Visualizing adipocyte-brain crosstalk: joint independent component analysis on neuroimaging and hormone data, Project 7
Principal Investigator: | PD Dr. Kamila Jauch-Chara |
Prof. Dr. Thomas Münte | |
Projektmitarbeiter: | M.S. Arkan Al-Zubaidi |
Janis Nolde | |
Dr. rer. nat. Uwe H. Melchert |
Background
Endocrine signals play a major role in energy homeostasis of the body. Various hormones are secreted by different peripheral sides of the body depending on the body’s energy status. For instance, leptin and adiponectin are released by the fat tissue in proportional amounts to a total fat volume. Insulin and ghrelin are hormones reacting to acute changes of energy levels. All of these hormones have been shown to have a certain impact on the central nervous system. In this field of research several studies focused on the function of the hypothalamus, a brain site well known for the integration of endocrine signals and the regulation of basal homeostatic processes. Although there is an increasing amount of evidence, that many other brain sides are involved in these processes as well, little is known about the relationship between the temporal fluctuation of hormone signal patterns and brain activity in general.
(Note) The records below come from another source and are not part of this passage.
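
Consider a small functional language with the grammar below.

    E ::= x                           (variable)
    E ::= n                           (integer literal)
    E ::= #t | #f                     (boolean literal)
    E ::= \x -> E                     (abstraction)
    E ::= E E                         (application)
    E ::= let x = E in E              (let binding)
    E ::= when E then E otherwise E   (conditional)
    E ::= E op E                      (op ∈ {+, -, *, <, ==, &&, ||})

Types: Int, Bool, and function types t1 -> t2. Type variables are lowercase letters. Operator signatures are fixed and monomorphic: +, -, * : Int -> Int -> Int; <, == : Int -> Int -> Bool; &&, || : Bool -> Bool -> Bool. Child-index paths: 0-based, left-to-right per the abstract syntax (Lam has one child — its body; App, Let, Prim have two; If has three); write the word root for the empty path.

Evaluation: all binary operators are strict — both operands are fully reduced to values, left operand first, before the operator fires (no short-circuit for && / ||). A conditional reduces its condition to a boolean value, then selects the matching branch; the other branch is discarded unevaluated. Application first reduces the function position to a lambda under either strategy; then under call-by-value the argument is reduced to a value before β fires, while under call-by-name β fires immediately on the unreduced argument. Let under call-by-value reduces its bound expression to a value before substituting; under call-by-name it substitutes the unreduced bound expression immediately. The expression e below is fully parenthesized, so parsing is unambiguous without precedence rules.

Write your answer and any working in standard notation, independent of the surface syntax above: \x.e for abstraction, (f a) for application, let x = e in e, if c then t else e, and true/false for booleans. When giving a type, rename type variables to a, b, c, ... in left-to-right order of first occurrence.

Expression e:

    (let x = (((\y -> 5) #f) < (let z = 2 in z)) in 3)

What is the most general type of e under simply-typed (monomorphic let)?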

Therefore, it is important that this relationship be investigated in a more comprehensive, integrated fashion.
Aim of the project
This project has two aims. The first aim is to investigate the dynamics in the secretion of adipocyte-dependent hormones in different metabolic conditions related to diverse brain network activation. The second one is to investigate the effect of the interaction between adipocyte-dependent and gut-dependent signals on resting state fMRI and task related fMRI. In this project, we suggest the use of independent component analysis (ICA) as a framework to achieve these goals.
Methods
Specifically, several different variants of independent component analysis (ICA) of multimodal data-sets such as joint ICA and parallel ICA have been proposed. ICA is increasingly utilized as a tool for evaluating the hidden spatiotemporal structure contained within brain imaging data. Firstly, we will apply the parallel ICA onto the two modalities described earlier with the goal of identifying functional brain networks, hormone associations as well as their relationship. Secondly, we will use the joint ICA to investigate the time courses of adipocyte-dependent and gut-dependent hormone levels. Finally, the two sets of data will be analyzed to figure out if these different hormones will result in changes of distinct brain networks.